Monday, December 17, 2007

Snowplows

All around our town, the pickups and SUVs have sprouted snowplows for the winter . After big snowstorms, you see a lot of stocking-capped men driving around, shovels up, in an almost priapic display of self-sufficiency. We had our second big storm of the season over the weekend, and already the endlessly salted streets are looking as bleached as old bones. I went out after lunch today to get a few Christmas gifts, and the sun was so low that it looked like it was getting ready to set by mid-afternoon. The snow is piled up in mounds in front of our house and we have some truly impressive icicles hanging off our ice-dammed gutters. We are in full winter siege mode here, and it’s not even really winter yet.

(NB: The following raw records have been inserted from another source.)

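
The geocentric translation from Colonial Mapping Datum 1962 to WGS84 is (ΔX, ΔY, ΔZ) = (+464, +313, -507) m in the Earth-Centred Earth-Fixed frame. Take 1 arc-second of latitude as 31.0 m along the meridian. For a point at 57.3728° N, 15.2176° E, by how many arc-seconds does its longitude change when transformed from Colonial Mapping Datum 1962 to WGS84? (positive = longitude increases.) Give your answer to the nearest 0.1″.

Δλ = 10.8″

sin φ = 0.842197, cos φ = 0.539171, sin λ = 0.262486, cos λ = 0.964936.
East component: ΔE = −sin λ·ΔX + cos λ·ΔY = −(0.262486)(464) + (0.964936)(313) = 180.23 m.
1° of latitude spans 3600 × 31.00 = 111600 m; at latitude φ, 1° of longitude spans that × cos φ = 60171.4 m, so Δλ = 180.23 / 60171.4 × 3600 = 10.783″.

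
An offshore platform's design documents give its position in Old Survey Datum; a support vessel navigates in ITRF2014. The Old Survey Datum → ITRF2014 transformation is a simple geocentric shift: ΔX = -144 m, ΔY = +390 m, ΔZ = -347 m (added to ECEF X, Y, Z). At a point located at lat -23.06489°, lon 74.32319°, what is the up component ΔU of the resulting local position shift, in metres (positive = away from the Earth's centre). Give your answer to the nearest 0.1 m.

ΔU = 445.6 m

The local up (radial) axis is (cos φ cos λ, cos φ sin λ, sin φ), giving ΔU = -35.800 + 345.476 + 135.945 = 445.62 m.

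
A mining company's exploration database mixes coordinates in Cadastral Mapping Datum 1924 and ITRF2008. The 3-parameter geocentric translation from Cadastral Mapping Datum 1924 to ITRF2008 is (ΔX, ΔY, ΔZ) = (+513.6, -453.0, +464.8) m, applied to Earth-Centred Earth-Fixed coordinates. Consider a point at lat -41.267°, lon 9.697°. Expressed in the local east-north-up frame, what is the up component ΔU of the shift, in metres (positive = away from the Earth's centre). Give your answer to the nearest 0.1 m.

ΔU = 16.6 m

The local up (radial) axis is (cos φ cos λ, cos φ sin λ, sin φ), giving ΔU = 380.529 − 57.352 − 306.568 = 16.61 m.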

On Sunday morning, right after the latest of the big snows, I got out my skis and was able to ski from the front door to the river about a mile away. I went out onto the pier to get a view down the river, where just a few days before I had seen a wild swan swimming. There was no swan this time, but all down the banks of the river the tree branches, coated in ice, were silvery in the sun. When I turned around to head home, one of the men in the snowplow trucks was making his way toward the pier. He pulled up alongside me and rolled down his window. “I saw you go out on the pier,” he said, “and I thought you were going to jump in the river.” We both laughed, and I didn’t bother trying to explain about looking for the swan. But I skied home in the path his truck had made in the street, where he had scraped away the deep powder and left a slick, packed layer of snow and ice. It was the fastest and best skiing I had found that morning. Mr. Plow comes through again.